Issues might be caused by a poorly-defined analytical organisation structure:
There are two ways to structure any analytical organisation:
- Centralized
- Decentralized
And these structures depend on several factors like, size, volume or deadlines of projects. If an organisation is poorly defined that than it can hit in many direct or indirect ways to an analytical organisation which are mentioned below.
- High Cost to Company.
- Poor Conversation.
- Work load balancing.
- Delay in Results or Deadlines.
- Unresponsiveness or confusion in who does what.
- Duplication of data or no data at all if system fails.
- No Team work or unhealthy work environment.

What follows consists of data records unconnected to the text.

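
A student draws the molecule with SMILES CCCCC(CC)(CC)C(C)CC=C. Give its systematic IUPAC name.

5,5-diethyl-4-methylnon-1-ene

The longest chain bearing the multiple bond is 9 carbons long (nonane).
The chain contains a C=C double bond, so the unsaturation ending is -ene.
Number the chain so that numbering from this end puts the double bond at C-1 rather than C-8.
With this numbering: the double bond between C-1 and C-2; two ethyl groups at C-5; a methyl group at C-4.
Substituent prefixes are cited in alphabetical order (multiplying prefixes like di-/tri- are ignored for ordering).
Putting it together: 5,5-diethyl-4-methylnon-1-ene.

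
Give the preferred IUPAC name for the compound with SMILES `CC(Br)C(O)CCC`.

The longest chain bearing the –OH group is 6 carbons long (hexane).
The highest-priority functional group is an alcohol (–OH), so the name ends in -ol.
The numbering direction is chosen so that numbering from this end puts the hydroxyl group at C-3 rather than C-4.
With this numbering: the hydroxyl at C-3; a bromo group at C-2.
Putting it together: 2-bromohexan-3-ol.

2-bromohexan-3-ol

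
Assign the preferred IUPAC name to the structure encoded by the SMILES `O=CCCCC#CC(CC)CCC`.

Counting along the main chain through the –CHO group and the multiple bond gives 10 carbons: the parent is decane.
The highest-priority functional group is an aldehyde (terminal –CHO), so the name ends in -al.
There is one C≡C triple bond, indicated by the ending -yne.
Number the chain so that the aldehyde carbon is C-1 by definition.
With this numbering: the triple bond between C-5 and C-6; an ethyl group at C-7.
Assembling the pieces gives 7-ethyldec-5-ynal.

7-ethyldec-5-ynal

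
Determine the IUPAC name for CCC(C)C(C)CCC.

The parent chain contains 7 carbons (heptane).
The numbering direction is chosen so that the substituent locant set {3,4} is lower than {4,5} at the first point of difference.
That gives methyl groups at C-3 and C-4.
The name is 3,4-dimethylheptane.

3,4-dimethylheptane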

For example, in my previous organisation I was working with the data management and information system and we use to have a centralized team for all functioning. It wasn’t a too big organisation however having a centralized team always hampered the productivity in terms of deadlines and responsiveness. Back there in the organisation there was manual way to assign tasks to team member which multiple times resulted in workload on single person.
This was taken care later by the management when feedback was shared by team to respective manager and team leader. To solve this issue, there was a queue system designed by the management, in this system when there is any issue or new task occurs, the respective department raise a ticket and that ticket goes to the person who has least tickets open or closed on his account and the ticket had a severity option too.